Soil, water and sediment tracing for unravelling climate change dynamics in proglacial areas (co-organized)
Convener: Ana Navas  | Co-Conveners: Heitor Evangelista , Bulat Mavlyudov , Osama Mustafa , Tim Stott 
Orals
 / Wed, 11 Apr, 10:30–12:00  / Room G2
Posters
 / Attendance Wed, 11 Apr, 17:30–19:00  / Hall X2
Terrestrial ecosystems in polar and high mountains including soils, sediments, glaciers and surface–subsurface waters are critical for sustaining biodiversity and life. Projected climate change during the 21st century will produce alterations to ecosystems in these fragile environments. Predicted climate changes will likely alter melt season timing and duration, decrease the extent of permafrost, increase the size of the active layer and change its spatial distribution and seasonal dynamics. Ice surfaces, soils, sediments, hydrology and vegetation are responding to these climate changes. As a consequence we are witnessing rapidly changing landscapes in which the natural processes of soil formation and sediment redistribution are changing, particularly in polar and high mountain regions. These changes impact and present challenges for local populations which are having to adapt quickly to new threats in terms of their soil and water resources.
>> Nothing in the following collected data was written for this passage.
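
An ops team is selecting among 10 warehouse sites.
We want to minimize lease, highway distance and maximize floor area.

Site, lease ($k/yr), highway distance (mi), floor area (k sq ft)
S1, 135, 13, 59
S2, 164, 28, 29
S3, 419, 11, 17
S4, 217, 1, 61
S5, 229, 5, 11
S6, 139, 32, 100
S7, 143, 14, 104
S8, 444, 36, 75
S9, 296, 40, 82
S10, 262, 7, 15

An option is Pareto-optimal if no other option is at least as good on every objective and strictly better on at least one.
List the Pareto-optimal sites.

S1: not dominated (best lease).
S2: dominated by S1 (lease 135≤164, highway distance 13≤28, floor area 59≥29).
S3: dominated by S4 (lease 217≤419, highway distance 1≤11, floor area 61≥17).
S4: not dominated (best highway distance).
S5: dominated by S4 (lease 217≤229, highway distance 1≤5, floor area 61≥11).
S6: not dominated.
S7: not dominated (best floor area).
S8: dominated by S6 (lease 139≤444, highway distance 32≤36, floor area 100≥75).
S9: dominated by S6 (lease 139≤296, highway distance 32≤40, floor area 100≥82).
S10: dominated by S4 (lease 217≤262, highway distance 1≤7, floor area 61≥15).

S1, S4, S6, S7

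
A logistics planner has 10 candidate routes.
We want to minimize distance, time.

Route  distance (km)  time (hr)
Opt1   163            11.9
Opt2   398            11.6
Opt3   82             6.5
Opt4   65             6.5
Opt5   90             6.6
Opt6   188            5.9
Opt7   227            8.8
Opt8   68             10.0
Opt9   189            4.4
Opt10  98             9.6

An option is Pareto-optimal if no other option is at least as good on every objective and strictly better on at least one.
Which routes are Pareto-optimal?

Opt1: dominated by Opt3 (distance 82≤163, time 6.5≤11.9).
Opt2: dominated by Opt3 (distance 82≤398, time 6.5≤11.6).
Opt3: dominated by Opt4 (distance 65≤82, time 6.5≤6.5).
Opt4: not dominated (best distance).
Opt5: dominated by Opt3 (distance 82≤90, time 6.5≤6.6).
Opt6: not dominated.
Opt7: dominated by Opt3 (distance 82≤227, time 6.5≤8.8).
Opt8: dominated by Opt4 (distance 65≤68, time 6.5≤10.0).
Opt9: not dominated (best time).
Opt10: dominated by Opt3 (distance 82≤98, time 6.5≤9.6).

Opt4, Opt6, Opt9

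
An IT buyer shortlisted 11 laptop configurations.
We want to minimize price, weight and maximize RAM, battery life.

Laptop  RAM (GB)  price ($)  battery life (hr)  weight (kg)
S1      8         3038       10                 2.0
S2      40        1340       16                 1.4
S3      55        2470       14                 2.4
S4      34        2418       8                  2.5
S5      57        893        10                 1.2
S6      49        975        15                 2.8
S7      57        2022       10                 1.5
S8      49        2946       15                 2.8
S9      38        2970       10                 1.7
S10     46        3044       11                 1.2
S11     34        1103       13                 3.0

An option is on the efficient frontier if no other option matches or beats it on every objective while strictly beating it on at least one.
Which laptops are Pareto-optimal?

S2, S3, S5, S6, S10

S1: dominated by S2 (RAM 40≥8, price 1340≤3038, battery life 16≥10, weight 1.4≤2.0).
S2: not dominated (best battery life).
S3: not dominated.
S4: dominated by S2 (RAM 40≥34, price 1340≤2418, battery life 16≥8, weight 1.4≤2.5).
S5: not dominated (best price).
S6: not dominated.
S7: dominated by S5 (RAM 57≥57, price 893≤2022, battery life 10≥10, weight 1.2≤1.5).
S8: dominated by S6 (RAM 49≥49, price 975≤2946, battery life 15≥15, weight 2.8≤2.8).
S9: dominated by S2 (RAM 40≥38, price 1340≤2970, battery life 16≥10, weight 1.4≤1.7).
S10: not dominated.
S11: dominated by S6 (RAM 49≥34, price 975≤1103, battery life 15≥13, weight 2.8≤3.0).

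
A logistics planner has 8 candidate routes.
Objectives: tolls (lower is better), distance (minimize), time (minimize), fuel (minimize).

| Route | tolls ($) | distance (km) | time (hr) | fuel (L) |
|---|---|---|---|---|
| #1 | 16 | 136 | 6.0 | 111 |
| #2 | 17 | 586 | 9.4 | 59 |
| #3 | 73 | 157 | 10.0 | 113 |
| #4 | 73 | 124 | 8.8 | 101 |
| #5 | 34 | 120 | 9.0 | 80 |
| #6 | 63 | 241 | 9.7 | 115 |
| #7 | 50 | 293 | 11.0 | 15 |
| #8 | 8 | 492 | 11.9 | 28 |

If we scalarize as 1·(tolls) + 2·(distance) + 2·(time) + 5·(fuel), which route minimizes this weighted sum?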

This session aims to improve our understanding of the impact of climate change on the processes operating in terrestrial environments following glacier retreat and the exposure of new ice-free surfaces. Polar and high mountain regions are experiencing changes in land surface topography; new soil formation; sediment redistribution; changes in water fluxes, associated geochemistry and nutrients. A variety of techniques including stable isotopes, fallout and environmental radionuclides, satellite images, UAV and classical methods are currently used for characterizing, tracing, dating and mapping these changes. Quantitative data are required in order to be able to advise policy makers on how local populations can adapt to changes in these highly sensitive high-latitude and high-altitude regions across the world.